Höhere kognitive Prozesse: Neuronale Verarbeitungsprozesse, die über reine Reizaufnahme hinausgehen; bewusst oder unbewusst.
Filtertheorie nach Broadbent
1958 entwickelte Broadbent eine Theorie, die postuliert, dass Reize nur seriell verarbeitet werden können (Capacitätsgrenze).
Selektion der Reize geschieht früh aufgrund physikalischer Eigenschaften.
Reize, die nicht beachtet werden, werden nicht verarbeitet, aber gespeichert.
Kritiken kamen, da Probanden unterbewusst auf nicht beachtete Reize reagierten, was dem Alles-oder-nichts-Prinzip widerspricht.
Attenuationstheorie nach Treisman
1964 verfeinerte Treisman die Filtertheorie zu einer Attenuationstheorie: nicht beachteter Reiz erfährt Abschwächung und nicht vollständige Blockade.
Relevante Reize durchlaufen mehrere Filter, bestimmen die Verteilung der Verarbeitungsressourcen.
Theorie der späten Selektion nach Deutsch und Deutsch
Postuliert eine parallele Reizverarbeitung bis zur zentralen Verarbeitungsebene.

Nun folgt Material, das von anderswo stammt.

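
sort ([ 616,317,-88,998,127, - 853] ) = [-853, - 88, 127, 317, 616,998]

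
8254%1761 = 1210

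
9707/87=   111 + 50/87  =  111.57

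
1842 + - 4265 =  - 2423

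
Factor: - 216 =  - 2^3*3^3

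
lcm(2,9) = 18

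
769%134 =99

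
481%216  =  49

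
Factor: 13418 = 2^1*6709^1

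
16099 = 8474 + 7625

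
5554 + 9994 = 15548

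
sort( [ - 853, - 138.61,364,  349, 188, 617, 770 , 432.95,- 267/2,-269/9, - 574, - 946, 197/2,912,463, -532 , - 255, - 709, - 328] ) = [ - 946, - 853, - 709, - 574, - 532, - 328, - 255, - 138.61, - 267/2, - 269/9, 197/2,188,349, 364,432.95,463,617, 770, 912 ] 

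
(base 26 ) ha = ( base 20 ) 12C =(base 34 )da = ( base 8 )704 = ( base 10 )452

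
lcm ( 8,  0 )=0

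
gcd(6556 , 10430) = 298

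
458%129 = 71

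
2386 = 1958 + 428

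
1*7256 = 7256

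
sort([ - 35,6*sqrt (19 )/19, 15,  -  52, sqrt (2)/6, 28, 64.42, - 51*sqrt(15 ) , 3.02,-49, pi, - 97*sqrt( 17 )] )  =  [ - 97*sqrt(  17 ), - 51*sqrt(15), - 52, -49, - 35,sqrt(2) /6, 6*sqrt (19 )/19,3.02,pi , 15,28,64.42]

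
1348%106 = 76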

Filterung erfolgt erst bei der Reaktion auf einen Reiz; Aufmerksamkeit wird komplexer gestaltet.
Fazit
Die oben genannten Theorien bieten verschiedene Dimensionen des Verständnisses von Aufmerksamkeit.
Sind essentielle Grundlagen für die weitere Erforschung der Aufmerksamkeitspsychologie und deren Anwendungen.
Glossar der Begriffe
Achtsamkeit: Zustand der Aufmerksamkeit ohne Bewertung.
Alertness: Wachheitszustand eines Individuums.
Aufmerksamkeit: Fähigkeit, den mentalen Fokus auf relevante Reize zu richten.
Attentional Blink: Kurzzeitige Wahrnehmungsunfähigkeit zwischen aufeinanderfolgenden Reizen.
Vigilanz: Erkennen seltener Reize vor häufigen, irrelevanten.
Daueraufmerksamkeit: Konzentration über längere Zeit auf verschiedene Reize.
Bewusstsein und Unterbewusstsein
Unterschiedliche Betrachtung des Begriffs „Bewusstsein“ in der Psychologie.
Locked-in-Syndrom: Patienten haben kein physisches Reagieren auf Reize, aber ein erhaltenes Bewusstsein.
Definition des Bewusstseins umfasst Wahrnehmungen, Gedanken und Wissen.